Era il 10 gennaio e Libero Grassi, capo dell’azienda di biancheria intima Sigma di Palermo, decise di rispondere pubblicamente alle intimidazioni ricevute dal clan mafioso dei Madonia. Nato a Catania nel 1924, aveva sempre preso sul serio il nome datogli in onore di Giacomo Matteotti, rapito e ucciso dai fascisti proprio nell’anno della sua nascita.  Così dopo esser stato oggetto di diverse telefonate, rapine e minacce decise di rivolgersi alla polizia e di denunciare i tentativi di estorsione scrivendo una lettera. In quella lettera l’imprenditore esprime la necessità di difendere la sua dignità consapevole che una volta pagata una tangente ne sarebbe arrivata un’altra. E un’altra ancora. Il rischio di far fallire l’attività sarebbe diventato sempre più concreto esattamente come era concreto il pericolo di esporre se stesso, la sua famiglia, i suoi dipendenti e il lavoro di una vita al pericolo di una banda criminale. Dopo la pubblicazione della lettera e la denuncia fatta alla polizia, a Libero Grassi venne offerta una scorta, che lui però rifiutò. In fondo agiva come un cittadino libero, e non voleva sentirsi per nessuna ragione in pericolo.

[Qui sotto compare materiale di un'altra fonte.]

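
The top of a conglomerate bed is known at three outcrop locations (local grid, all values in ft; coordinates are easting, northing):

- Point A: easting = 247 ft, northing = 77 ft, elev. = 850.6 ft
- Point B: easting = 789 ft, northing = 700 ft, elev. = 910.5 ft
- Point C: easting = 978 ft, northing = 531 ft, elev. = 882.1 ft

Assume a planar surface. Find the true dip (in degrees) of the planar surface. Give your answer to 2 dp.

Two edge vectors: Point A→Point B = (542, 623, 59.9), Point A→Point C = (731, 454, 31.5).
Normal n = (Point A→Point B) × (Point A→Point C) = (-7570.1, 26713.9, -209345).
So ∂z/∂easting = −n_x/n_z = −0.03616 and ∂z/∂northing = −n_y/n_z = 0.12761.
Gradient magnitude |∇z| = √(a² + b²) = √(0.00131 + 0.01628) = 0.13263.
True dip = arctan(0.13263) = 7.56°, dipping toward SSE (azimuth ≈ 164°).

7.56°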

Il 4 aprile 1991, una sentenza del giudice istruttore di Catania Luigi Russo, giunge come l’ennesimo schiaffo a Libero Grassi e a chi, prendendolo ad esempio, aveva anche solo pensato di non abbassare la testa. In quella sentenza fu stabilito, infatti, che pagare la “protezione” ai boss non era reato. Così facendo, il giudice Russo aveva dato il suo benestare alla mafia e al suo controllo del territorio. Era il 29 agosto 1991, alle 7.25 di mattina dopo aver salutato sua moglie Pina, uscì di casa per andare al lavoro a piedi, come sempre. Quella mattina però ad attenderlo c’erano Salvino Madonia e Marco Favaloro del clan dei Madonia, arrestati qualche anno dopo. Il primo dei due seguì Libero nascondendo la pistola dietro un giornale, per poi ucciderlo con quattro colpi alle spalle. Libero non riuscì nemmeno a vedere in faccia il suo assassino, così come non riuscì a vedere quella di chi in silenzio lo aveva deriso, scoraggiato e abbandonato. Erano davvero bastati quattro colpi di pistola per mettere a tacere la voce di un cittadino libero con una gran forza di volontà e il suo desiderio di riscatto? Se ad oggi molte strade portano il suo nome, e molte associazioni si rifanno alle sue azioni, evidentemente no. Il simbolo dell’eredità lasciata da Libero è rappresentato forse più di tutto nel figlio Davide che, trasportando la bara del padre durante il suo funerale, alzò la mano in gesto di vittoria. Libero, poteva anche aver perso quella battaglia, ma quel gesto stava a significare che la guerra era appena iniziata e la sua causa, la sua lotta contro la malavita non erano state vane.